For the past two years, plan sponsors have approached GLP-1s like any other high-cost drug class: manage utilization, tighten prior authorization, and hope the trend stabilizes.
It won’t.
GLP-1s are not a utilization problem. They are a structural cost shift, and plan sponsors treating them tactically are already behind.
Plan sponsors are now spending an average of ~$22,000 per patient over five years on GLP-1 therapies. [1] At the same time, emerging research shows those costs are not offset by short- or mid-term medical savings, particularly for obesity treatment. The only way to get true ROI for those taking GLP-1s on the plan is with long-term engagement.
The assumption that “these drugs will pay for themselves” is not holding up, at least not on plan sponsor timelines. And yet, demand is accelerating. 72% of plan sponsors say GLP-1s are already driving healthcare costs to a great or very great extent. [2]
This is not a trend you can manage at the margins, it’s a capital allocation decision.
Most plan sponsors are asking “How do we control GLP-1 utilization?” but the better question is “Where do GLP-1 dollars generate the highest return?” because not all utilization is equal.
The same research that challenges ROI broadly also points to something more important: outcomes, and potential cost offsets, are significantly stronger in higher-risk populations, particularly those with diabetes or advanced comorbidities.
In other words, GLP-1s don’t “not work.” They’re just being deployed inefficiently.
This is where GLP-1 conversations should move; away from broad, demand-driven access and toward precision eligibility and budgeted utilization. Making use of every dollar means treating GLP-1s less like a drug benefit and more like a managed health investment.
This requires more than prior authorization. It necessitates alignment between clinical decisions and financial outcomes.
A new category of GLP-1 vendors is emerging to do exactly that.
The most effective platforms don’t just manage utilization, they are able to set utilization costs in partnership with plan actuaries, tying total anticipated cost directly to plan sponsor budget targets. From there, they identify the highest-risk members, guide appropriate access, and track outcomes over time.
Fewer members on therapy. Better outcomes per member. Predictable spend.
GLP-1s are not going away. In fact, the obesity medication class is expected to grow 212% from 2024 to 2028. 2 Demand will continue to grow and eligibility will expand. Plan sponsors who continue to treat this as a utilization problem will see rising costs with limited returns.

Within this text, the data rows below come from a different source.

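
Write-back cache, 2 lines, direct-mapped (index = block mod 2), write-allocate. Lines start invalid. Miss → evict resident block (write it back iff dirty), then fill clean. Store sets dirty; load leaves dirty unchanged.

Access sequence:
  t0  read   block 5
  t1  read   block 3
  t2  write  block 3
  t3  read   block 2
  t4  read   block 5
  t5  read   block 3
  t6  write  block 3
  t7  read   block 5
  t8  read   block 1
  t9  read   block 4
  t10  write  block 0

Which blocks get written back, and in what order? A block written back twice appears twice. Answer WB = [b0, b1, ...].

WB = [3, 3]

0: R B5 -> L1 miss  d=-]
1: R B3 -> L1 miss  d=-]
2: W B3 -> L1 hit  d=D]
3: R B2 -> L0 miss  d=-]
4: R B5 -> L1 miss wb->B3  d=-]
5: R B3 -> L1 miss  d=-]
6: W B3 -> L1 hit  d=D]
7: R B5 -> L1 miss wb->B3  d=-]
8: R B1 -> L1 miss  d=-]
9: R B4 -> L0 miss  d=-]
10: W B0 -> L0 miss  d=D]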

Those who treat it as a strategic financial decision will do something different: they will decide intentionally who gets access, at what cost, and for what outcomes.
Because the question is no longer whether to cover GLP-1s, it’s whether you can afford to do it without a strategy.
As you plan for the next year, shift the conversation: Don’t treat GLP-1s as a drug trend to manage, treat them as a fixed investment to allocate.
Because without clear guardrails around who gets access and why, rising demand will always outpace your ability to control cost.
1 | Wegovy and similar weight-loss drugs may not ‘pay for themselves’. BenefitsPRO. Allison Bell. (2026, January 14).
2 | Managing GLP-1 medications and related costs. Business Group on Health. (2026, March 2).